Let's go in. You can do it. That is right. Well done, Kavir. Thank you, thank you. And I slap your arm. It's always a little too hard. It's always a little harder than you want it to be. You're right. You did a very good job, Kavir. And I'll stick my thumb out and I'll kind of tap your turtleneck. And there'll be a sticker that says, I'm a brave boy. With like a smiley face on it. And I think it was the apple with the worm coming out and smiling. All right, Dandy.
How do we get inside? I'm going to try and open it, and I try and open it. You start to push on the door, and you feel it briefly start to give, but it is incredibly heavy, and you get the sense that it would take all six of you pushing against it to swing the doors wide open. Guys, come help open the door. Stand aside.
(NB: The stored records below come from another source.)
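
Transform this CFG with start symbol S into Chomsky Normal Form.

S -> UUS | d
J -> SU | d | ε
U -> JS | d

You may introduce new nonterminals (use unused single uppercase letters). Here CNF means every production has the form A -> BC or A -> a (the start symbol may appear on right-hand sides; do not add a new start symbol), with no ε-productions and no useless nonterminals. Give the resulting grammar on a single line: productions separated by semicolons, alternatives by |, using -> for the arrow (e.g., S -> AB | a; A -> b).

Nullable: {J}; after ε-elimination: S -> d | UUS; J -> d | SU; U -> S | d | JS.
After unit-elimination: S -> d | UUS; J -> d | SU; U -> d | JS | UUS.
BIN: S -> UUS becomes S -> UA, A -> US; U -> UUS becomes U -> UB, B -> US.

S -> d | UA; A -> US; B -> US; J -> d | SU; U -> d | JS | UB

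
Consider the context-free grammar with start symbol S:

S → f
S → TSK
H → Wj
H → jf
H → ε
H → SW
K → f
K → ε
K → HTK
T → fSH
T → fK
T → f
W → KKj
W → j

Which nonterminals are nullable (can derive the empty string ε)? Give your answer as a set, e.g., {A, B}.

Directly nullable (have an ε-rule): {H, K}.
Not nullable: S, T, W — each has a terminal in every rule's right-hand side or depends on a non-nullable symbol.

{H, K}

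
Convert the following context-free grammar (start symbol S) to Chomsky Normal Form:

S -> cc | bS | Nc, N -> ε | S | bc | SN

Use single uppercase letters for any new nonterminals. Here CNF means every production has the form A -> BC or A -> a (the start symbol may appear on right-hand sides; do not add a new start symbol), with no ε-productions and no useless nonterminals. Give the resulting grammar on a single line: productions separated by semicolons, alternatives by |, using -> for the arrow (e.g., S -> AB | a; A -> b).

Nullable: {N}; after ε-elimination: S -> c | Nc | bS | cc; N -> S | SN | bc.
After unit-elimination: S -> c | Nc | bS | cc; N -> c | Nc | SN | bS | bc | cc.
TERM: introduce B -> b, A -> c and substitute in every rule of length ≥2.

S -> c | AA | BS | NA; A -> c; B -> b; N -> c | AA | BA | BS | NA | SN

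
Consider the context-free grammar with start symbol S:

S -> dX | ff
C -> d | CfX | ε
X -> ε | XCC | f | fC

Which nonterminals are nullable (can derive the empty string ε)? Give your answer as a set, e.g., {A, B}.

{C, X}

Directly nullable (have an ε-rule): {C, X}.
Not nullable: S — each has a terminal in every rule's right-hand side or depends on a non-nullable symbol.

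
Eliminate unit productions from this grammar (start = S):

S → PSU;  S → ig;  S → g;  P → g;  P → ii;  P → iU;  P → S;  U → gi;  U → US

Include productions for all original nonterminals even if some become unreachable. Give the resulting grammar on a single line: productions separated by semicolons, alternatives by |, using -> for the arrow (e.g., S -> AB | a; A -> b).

Unit productions: P->S.
Unit pairs (A ⇒* B via units): (P,S).
S: inherits non-unit rules of {S} → PSU | g | ig.
P: inherits non-unit rules of {P, S} → PSU | g | iU | ig | ii.
U: inherits non-unit rules of {U} → US | gi.

S -> g | ig | PSU; P -> g | iU | ig | ii | PSU; U -> US | gi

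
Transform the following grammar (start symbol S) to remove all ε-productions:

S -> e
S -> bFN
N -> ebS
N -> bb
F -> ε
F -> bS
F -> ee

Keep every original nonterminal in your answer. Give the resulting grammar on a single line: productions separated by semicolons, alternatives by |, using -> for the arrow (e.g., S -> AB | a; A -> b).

S -> e | bN | bFN; F -> bS | ee; N -> bb | ebS

Nullable set: {F}.
S -> bFN: F nullable, giving bFN | bN.
Drop F -> ε.
Unchanged (no nullable symbols): S -> e; F -> bS; F -> ee; N -> bb; N -> ebS.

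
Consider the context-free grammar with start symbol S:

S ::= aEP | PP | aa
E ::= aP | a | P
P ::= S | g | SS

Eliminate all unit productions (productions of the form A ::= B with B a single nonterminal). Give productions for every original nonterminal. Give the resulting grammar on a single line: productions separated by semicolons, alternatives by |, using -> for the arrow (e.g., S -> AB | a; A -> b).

S -> PP | aa | aEP; E -> a | g | PP | SS | aP | aa | aEP; P -> g | PP | SS | aa | aEP

Unit productions: E->P, P->S.
Unit pairs (A ⇒* B via units): (E,P), (E,S), (P,S).
S: inherits non-unit rules of {S} → PP | aEP | aa.
E: inherits non-unit rules of {E, P, S} → PP | SS | a | aEP | aP | aa | g.
P: inherits non-unit rules of {P, S} → PP | SS | aEP | aa | g.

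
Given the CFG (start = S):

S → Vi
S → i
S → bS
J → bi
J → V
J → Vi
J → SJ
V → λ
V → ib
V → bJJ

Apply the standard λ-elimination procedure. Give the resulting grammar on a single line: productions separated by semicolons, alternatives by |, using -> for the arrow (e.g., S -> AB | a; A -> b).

S -> i | Vi | bS; J -> S | V | i | SJ | Vi | bi; V -> b | bJ | ib | bJJ

Nullable set: {J, V}.
S -> Vi: V nullable, giving Vi | i.
J -> SJ: J nullable, giving S | SJ.
J -> V: V nullable, giving V.
J -> Vi: V nullable, giving Vi | i.
Drop V -> λ.
V -> bJJ: J, J nullable, giving b | bJ | bJJ.
Unchanged (no nullable symbols): S -> bS; S -> i; J -> bi; V -> ib.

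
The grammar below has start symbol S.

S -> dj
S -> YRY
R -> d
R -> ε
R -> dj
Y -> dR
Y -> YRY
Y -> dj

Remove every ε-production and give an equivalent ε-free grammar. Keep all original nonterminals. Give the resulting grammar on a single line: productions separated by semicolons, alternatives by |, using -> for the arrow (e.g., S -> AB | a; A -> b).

Nullable set: {R}.
S -> YRY: R nullable, giving YRY | YY.
Drop R -> ε.
Y -> YRY: R nullable, giving YRY | YY.
Y -> dR: R nullable, giving d | dR.
Unchanged (no nullable symbols): S -> dj; R -> d; R -> dj; Y -> dj.

S -> YY | dj | YRY; R -> d | dj; Y -> d | YY | dR | dj | YRY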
Okay. I'm going to roll back my blue puffy coat sleeves all the way up, and then these comically cartoonish Popeye arms are going to appear. Or I'll do... And they'll puff up. They're very clueless and plated, but they look strong.
The arms that are attached to my engine will come up and also push with me. They do all of that and then I put one hand on it and it starts swinging. LAUGHTER
You all go up to the door, all of you in various ways looking to push. Labu standing just behind, feet planted into the ground, both arms extended and elongated and pushing against both sections of the door. Everyone shoves and these giant, ornate, ancient primal doors swing open. And in front of you...
The first thing you see in a hall of darkness and gray and stone is the beautiful, fiery, elongated hair of Rex. As he says, oh, so you made it, Rhapsody.
And that's where we'll end the session.